Sage moved to dismiss the complaint on the basis that the California court did not have personal jurisdiction because Sage has no physical presence in California and it did not engage in any faxing to the plaintiff in California. Sage argued that MSI acted without its implied or apparent authority, and that it did not ratify MSI’s actions. According to Sage, the plaintiff could not attribute MSI’s activities in California to Sage. In analyzing these questions, the court relied heavily on the advertising services agreement between Sage and MSI.
First, the court analyzed a 10-factor test to conclude that MSI did not act with Sage’s implied authority. Most notably, the court found that:
- Sage had, at most, limited control over MSI’s activities;
- MSI is an independent business;
- Sage did not provide MSI with the tools to engage in the challenged faxing (or any advertising for that matter);
- Sage paid MSI on a commission basis; and
- the parties’ contract reflected their subjective intent that MSI was acting as an independent contractor.
These factors outweighed any neutral factors or findings in favor of implied agency, including that marketing was a regular part of Sage’s business.

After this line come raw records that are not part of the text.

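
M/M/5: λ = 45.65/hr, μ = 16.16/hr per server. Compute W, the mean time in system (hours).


a = 2.8249; ρ = 0.5650; P₀ = 0.056590
Lq = P₀·a^c·ρ/(c!(1−ρ)²) = 0.25325
Wq = Lq/λ = 0.25325/45.65 = 0.005548 hr
W = Wq + 1/μ = 0.005548 + 0.06188 = 0.06743 hr

Final: 0.06743 hr


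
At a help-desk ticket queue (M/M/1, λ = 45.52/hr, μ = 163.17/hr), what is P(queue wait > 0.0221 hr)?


ρ = 45.52/163.17 = 0.2790
P(Wq > t) = ρ·e^{−(μ−λ)t} = 0.2790·e^{−2.6001}
= 0.2790·0.074269 = 0.020719

Final: 0.020719


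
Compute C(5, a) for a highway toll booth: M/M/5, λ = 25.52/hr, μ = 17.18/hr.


a = λ/μ = 1.4854; ρ = a/5 = 0.2971
P₀ = 0.226059 (from M/M/c formula)
C(c,a) = [a^c/(c!(1−ρ))]·P₀ = [7.23249/(120·0.7029)]·0.226059
= 0.08574·0.226059 = 0.019383

Final: 0.019383


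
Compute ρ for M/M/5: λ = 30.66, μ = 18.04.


ρ = λ/(cμ) = 30.66/(5·18.04) = 30.66/90.20 = 0.3399

Final: 0.3399


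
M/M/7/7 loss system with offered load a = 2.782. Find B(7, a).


B(c,a) = (a^c/c!) / Σ_{k=0}^{c} a^k/k!
a^7/7! = 0.255899
Σ terms (k=0..7): 1.00000 + 2.78200 + 3.86976 + 3.58856 + 2.49584 + 1.38869 + 0.64389 + 0.25590 = 16.024639
B = 0.255899/16.024639 = 0.015969

Final: 0.015969


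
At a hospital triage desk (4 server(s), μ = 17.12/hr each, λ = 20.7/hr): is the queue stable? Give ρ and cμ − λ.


Total capacity cμ = 4·17.12 = 68.48/hr
ρ = λ/(cμ) = 20.7/68.48 = 0.3023
Stable ⇔ ρ < 1: YES
Spare capacity = cμ − λ = 68.48 − 20.7 = 47.78/hr

Final: ρ = 0.3023; stable; margin = 47.78/hr


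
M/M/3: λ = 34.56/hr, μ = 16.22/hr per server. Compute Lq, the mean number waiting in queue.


a = λ/μ = 2.1307; ρ = a/3 = 0.7102
P₀ = 0.091204
Lq = P₀·a^c·ρ / (c!·(1−ρ)²) = 0.091204·9.67317·0.7102/(6·0.08396)
= 1.24377

Final: 1.24377


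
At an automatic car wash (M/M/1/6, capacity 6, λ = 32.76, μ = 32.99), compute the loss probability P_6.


ρ = λ/μ = 32.76/32.99 = 0.9930
P_K = (1−ρ)ρ^K/(1−ρ^(K+1)) = (0.006972·0.958891)/(1 − 0.952206)
= 0.006685/0.047794 = 0.139876

Final: 0.139876


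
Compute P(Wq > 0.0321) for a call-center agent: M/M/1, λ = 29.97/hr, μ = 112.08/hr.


ρ = 29.97/112.08 = 0.2674
P(Wq > t) = ρ·e^{−(μ−λ)t} = 0.2674·e^{−2.6357}
= 0.2674·0.071667 = 0.019164

Final: 0.019164


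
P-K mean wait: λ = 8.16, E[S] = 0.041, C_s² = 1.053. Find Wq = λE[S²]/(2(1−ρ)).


ρ = λ·E[S] = 8.16·0.041 = 0.3346
E[S²] = E[S]²(1+C_s²) = 0.041²·(1+1.053) = 0.003451
Wq = λ·E[S²]/(2(1−ρ)) = 8.16·0.003451/(2·0.6654) = 0.02116 hr

Final: 0.02116 hr


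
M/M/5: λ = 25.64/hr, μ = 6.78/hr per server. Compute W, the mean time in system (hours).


a = 3.7817; ρ = 0.7563; P₀ = 0.017882
Lq = P₀·a^c·ρ/(c!(1−ρ)²) = 1.46838
Wq = Lq/λ = 1.46838/25.64 = 0.05727 hr
W = Wq + 1/μ = 0.05727 + 0.14749 = 0.20476 hr

Final: 0.20476 hr


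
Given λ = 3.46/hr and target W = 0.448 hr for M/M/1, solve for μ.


W = 1/(μ−λ) ⇒ μ − λ = 1/W = 1/0.448 = 2.2321
μ = λ + 1/W = 3.46 + 2.2321 = 5.6921 per hr

Final: 5.6921 /hr


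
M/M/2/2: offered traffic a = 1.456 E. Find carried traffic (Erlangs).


B(2,1.456) = 0.301473 (Erlang-B)
Carried load = a(1 − B) = 1.456·(1 − 0.301473) = 1.456·0.698527 = 1.0171 E

Final: 1.0171 Erlangs


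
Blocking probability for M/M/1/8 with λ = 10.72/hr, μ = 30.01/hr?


ρ = λ/μ = 10.72/30.01 = 0.3572
P_K = (1−ρ)ρ^K/(1−ρ^(K+1)) = (0.6428·0.0002651)/(1 − 0.00009470)
= 0.0001704/0.999905 = 0.0001704

Final: 0.0001704


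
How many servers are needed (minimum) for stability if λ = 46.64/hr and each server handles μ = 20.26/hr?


Stability requires cμ > λ ⇔ c > λ/μ.
λ/μ = 46.64/20.26 = 2.3021
Minimum integer c = ⌊2.3021⌋ + 1 = 3
Check: 3·20.26 = 60.78 > 46.64, while 2·20.26 = 40.52 ≤ 46.64

Final: 3 servers


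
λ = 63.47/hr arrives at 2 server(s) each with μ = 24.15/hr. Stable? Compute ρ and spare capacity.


Total capacity cμ = 2·24.15 = 48.30/hr
ρ = λ/(cμ) = 63.47/48.30 = 1.3141
Stable ⇔ ρ < 1: NO
Spare capacity = cμ − λ = 48.30 − 63.47 = -15.17/hr

Final: ρ = 1.3141; unstable; margin = -15.17/hr


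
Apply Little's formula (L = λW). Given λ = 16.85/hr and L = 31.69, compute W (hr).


W = L/λ = 31.69/16.85 = 1.8807 hr

Final: 1.8807 hr


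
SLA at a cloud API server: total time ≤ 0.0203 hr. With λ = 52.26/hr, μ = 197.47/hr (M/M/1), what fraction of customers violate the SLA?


W ~ Exponential(μ−λ) for M/M/1.
μ − λ = 197.47 − 52.26 = 145.2100
P(W > t) = e^{−(μ−λ)t} = e^{−2.9478} = 0.052457

Final: 0.052457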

Second, the court determined that MSI did not act with Sage’s apparent authority. Sage, as the principal, did not do anything that would reasonably lead another person to believe that MSI had authority to act on Sage’s behalf in sending faxes. Most notably, the fax to the plaintiff did not reference Sage.
Third, the court concluded, as had the Ninth Circuit in Kristensen, that the alleged principal (here, Sage) did not do anything to ratify the actions of the alleged agent (MSI). Even if Sage had benefited from the faxing—and it did not—Sage had no knowledge of the faxing before it happened so it was not reasonable to expect Sage to investigate.
Although the defendants in Kristensen and Knapp avoided liability, these cases highlight the potential pitfalls of engaging outside vendors, even on an expressly limited basis. Maintaining control over one’s own consumer-facing activities is difficult enough. Given the potentially exorbitant damages at play in successful TCPA class actions, it is imperative for businesses that employ third-party vendors to text, call, or fax on their behalf, to take necessary steps to protect themselves, including:
- Vetting all third parties for past TCPA violations, and not engaging third parties on an informal or non-contractual basis.
- Expressly limiting the role of the third party’s responsibilities and clearly defining the third party as a contractor, as in the Sage case, above.
- Periodically reviewing the policies and practices of the third parties to ensure their compliance with the TCPA.